These experiences have identified major gaps between current robot capabilities and mobility, wireless communications, sensing (especially computer vision), artificial intelligence, power, and human-robot interaction needs. The research demands within each of these distinct areas as well as the larger systems engineering issues make rescue robotics a formidable research topic.

While the gaps in functionality and reliability are certainly a contributor to the lack of adoption, our work in pro-actively creating awareness training and responder-oriented exercises indicate the larger socio-organizational culture of emergency response also is a factor. Therefore rescue robotics can be also cast as a diffusion of innovation grand challenge: how can technologists design rescue robots to facilitate adoption? We are exploring models of technology diffusion which shed insight into the adoption process, and attempting to use these models to effect a shift in thinking about control, automation, robotics, and computer vision which will hopefully led to more rapid adoption.
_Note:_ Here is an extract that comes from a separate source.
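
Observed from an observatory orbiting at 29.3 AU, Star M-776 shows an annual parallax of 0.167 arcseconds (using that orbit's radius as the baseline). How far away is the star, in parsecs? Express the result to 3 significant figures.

175 pc

With baseline B (in AU) and parallax p (in arcsec), d = B/p parsecs.
d = 29.3 / 0.167 = 175.45 pc.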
Biography: Robin Roberson Murphy received a B.M.E. in mechanical engineering, a M.S. and Ph.D in computer science (minor: Computer Integrated Manufacturing Systems) in 1980, 1989, and 1992, respectively, from Georgia Tech, where she was a Rockwell International Doctoral Fellow. She is a Professor in the Computer Science and Engineering Department at the University of South Florida with a joint appointment in Cognitive and Neural Sciences in the Department of Psychology. From 1992 to 1998, she was an assistant professor in the Department of Mathematical and Computer Sciences at the Colorado School of Mines. Prof. Murphy joined USF in 1998, and in Jan., 2002, she became Director of the Center for Robot-Assisted Search and Rescue. In March 2003, she helped start the industry/university cooperative research center on Safety Security Rescue (SSR-RC) with the University of Minnesota and is the overall director. She leads the CRASAR rescue robot response team, the only such team in the world, and is a technical search specialist with Florida Task Force 3.
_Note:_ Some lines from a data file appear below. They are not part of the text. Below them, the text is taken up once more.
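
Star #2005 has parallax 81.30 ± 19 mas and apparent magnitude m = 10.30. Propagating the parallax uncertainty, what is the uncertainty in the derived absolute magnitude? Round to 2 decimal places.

σ_M = 0.51 mag

M = m − 5 log₁₀ d + 5 = m + 5 log₁₀ p + 5, so ∂M/∂p = 5/(p ln 10).
σ_M = (5/ln 10) · (σ_p/p) = 2.1715 × 19/81.30 = 2.1715 × 0.2337 = 0.50748.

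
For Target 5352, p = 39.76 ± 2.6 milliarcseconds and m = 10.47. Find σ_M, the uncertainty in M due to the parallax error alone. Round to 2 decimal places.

σ_M = 0.14 mag

M = m − 5 log₁₀ d + 5 = m + 5 log₁₀ p + 5, so ∂M/∂p = 5/(p ln 10).
σ_M = (5/ln 10) · (σ_p/p) = 2.1715 × 2.6/39.76 = 2.1715 × 0.065392 = 0.142.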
Though best known for her foundational work in rescue robotics, Dr. Murphy has concentrated her basic research on sensor fusion, distributed sensing, and fault tolerant perception for mobile robots. These efforts are/have been funded by DoE (RIM), DARPA (including the Tactical Mobile Robots, Unmanned Ground Combat Vehicle, PerceptOR and Synergistic Cyber-Forces programs), ONR, NASA, NSF and industry, and have led to over 70 publications in the field, including the textbook Introduction to AI Robotics (MIT Press). AI and Mobile Robots: Case Studies of Successful Systems (MIT Press), which she co-edited with David Kortenkamp and Pete Bonasso was cited by Michael Critchon as source material for his best seller Prey. Since 1995, she has focused on Urban Search and Rescue (USAR) as the test domain for her research, leading to her participation in the first known use of robots for urban search and rescue at the WTC disaster. Her USAR robotics work has earned a NIUSR Eagle award, and she serves on the NIUSR Executive Board. She has also won a USF Outstanding Faculty Research Achievement Award (2003), and the Honor Society of Phi Kappa Phi, USF Chapter Artist and Scholar of the Year Award (2004). Dr. Murphy will be one of seven "Grand Challenges" speaker at the "Robots and Thought" Carnegie Mellon Robotics Institute 25th Celebration in Oct, 2004. She was profiled in the June 14, 2004, issue of TIME Magazine as an innovator in Artificial Intelligence.

Dr. Murphy is active in the robotics, industrial, and military communities. She co-chaired the DARPA/NSF Study on Human-Robot Interaction (with Dr. Erika Rogers, Cal Poly), with segments appearing in the May/June issue of IEEE Transactions on Systems, Man and Cybernetics on HRI). She is an associate editor for IEEE Intelligent Systems, was an IEEE Computer Society Distinguished Visitor Program speaker, and was the first woman to serve on the Executive Committee of the IEEE Robotics and Automation Society (her post was RAS Society Secretary, and now serves as Parlimentarian and member of the Administrative Committee). Dr. Murphy was a member of the 1998-9 Defense Science Study Group and is currently a member of the US Air Force Scientific Advisory Board and the DARPA ISAT. She recently served on DoD Air Platforms FY2004 Technology Area Review and Assessment and on the National Research Council Committee on Army Unmanned Vehicle Technology. She is a member of the Board of Directors for Continential Divide Robotics, which provides GPS and intelligent agent software for tracking parolees. Prior to graduate work, Dr. Murphy worked in the process control industry as a software project engineer.